EncodingError – encoding error

minijson.loads_object(data, obj_class)

Load a dict from a bytestream, unserialize it and use it as a kwargs to instantiate an object of given class.

Parameters
  • data – data to unserialized

  • obj_class – class to instantiate

Returns

instance of obj_class

Raises
  • DecodingError – decoding error

  • TypeError – invalid class has been passed (the argument’s don’t match)

Dumps returns objects of type bytes.

Example:

from minijson import loads_object, dumps_object

class Test:
    def __init__(self, a):
        self.a = a

a = Test(3)
b = dumps_object(a)
c = loads_object(b, Test)
assert a.a == c.a

MiniJSONEncoder

There’s also a class available for encoding. Use it like you would a normal Python JSONEncoder:

class minijson.MiniJSONEncoder

A base class for encoders.

It is advised to use this class over dump() and dumps() due to finer grained control over floats.

Parameters
  • default – a default function used

  • use_double – whether to use doubles instead of floats to represent floating point numbers

  • use_strict_order – if set to True, dictionaries will be encoded by first dumping them to items and sorting the resulting elements, essentially two same dicts will be encoded in the same way.

Variables

use_double – (bool) whether to use doubles instead of floats (used when should_double_be_used() is not overrided)

default(v)

Convert an object to a MiniJSON-able representation.

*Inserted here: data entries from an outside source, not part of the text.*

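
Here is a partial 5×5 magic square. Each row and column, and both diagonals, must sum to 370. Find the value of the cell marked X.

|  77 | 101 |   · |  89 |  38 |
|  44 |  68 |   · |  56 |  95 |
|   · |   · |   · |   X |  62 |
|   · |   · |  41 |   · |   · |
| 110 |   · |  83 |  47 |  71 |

Using row 1: 77 + 101 + 89 + 38 + ? → (1,3) = 370 − 305 = 65.
The remaining cell in row 2 is (2,3) = 370 − 263 = 107.
Row 5: 110 + 83 + 47 + 71 + ? = 370, so (5,2) = 59.
Column 3: 65 + 107 + 41 + 83 + ? = 370, so (3,3) = 74.
Column 5 needs 370; the known cells sum to 266, so (4,5) = 104.
The remaining cell in main diagonal is (4,4) = 370 − 290 = 80.
Anti-diagonal needs 370; the known cells sum to 278, so (4,2) = 92.
Row 4 must total 370; the given cells sum to 317, so (4,1) = 53.
From column 1, 370 − (77 + 44 + 53 + 110) gives (3,1) = 86.
Column 2 needs 370; the known cells sum to 320, so (3,2) = 50.
Column 4 needs 370; the known cells sum to 272, so (3,4) = 98.

98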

A MiniJSONable representation is a dict, tuple, list, float, int, None, a bool or a bytes.

Overload this to provide your default function in other way that giving the callable as a parameter.

Parameters

v – object to convert

Returns

a Mini-JSONable representation

dump(data, cio: _io.BytesIO)

Write an object to a stream

Parameters
  • data – object to write

  • cio – stream to write to

Returns

amount of bytes written

Raises

EncodingError – invalid data

encode(v) bytes

Encode a provided object

Parameters

v – object to encode

Returns

returned bytes

should_double_be_used(y: float) bool

A function that you are meant to overload that will decide on a per-case basis which representation should be used for given number.

Parameters

y – number to check

Returns

True if double should be used, else False

Warning

The exact binary content output by MiniJSONEncoder will depend on internal Python hash order. To have same dicts return the same representation, you must use the parameter use_strict_order in MiniJSONEncoder.

MiniJSONEncoder will then extract the items from the dictionary, and sort them before dumping them to binary output. By enabling this feature you guarantee that identical dicts, serialized by identical Pythons will have the exact same binary representation.

So take care when serializing that with large dicts, use_strict_order will construct a list of all it’s items, while serializing a normal dict won’t. Only then strict order will be guaranteed. Your keys must be comparable anyway.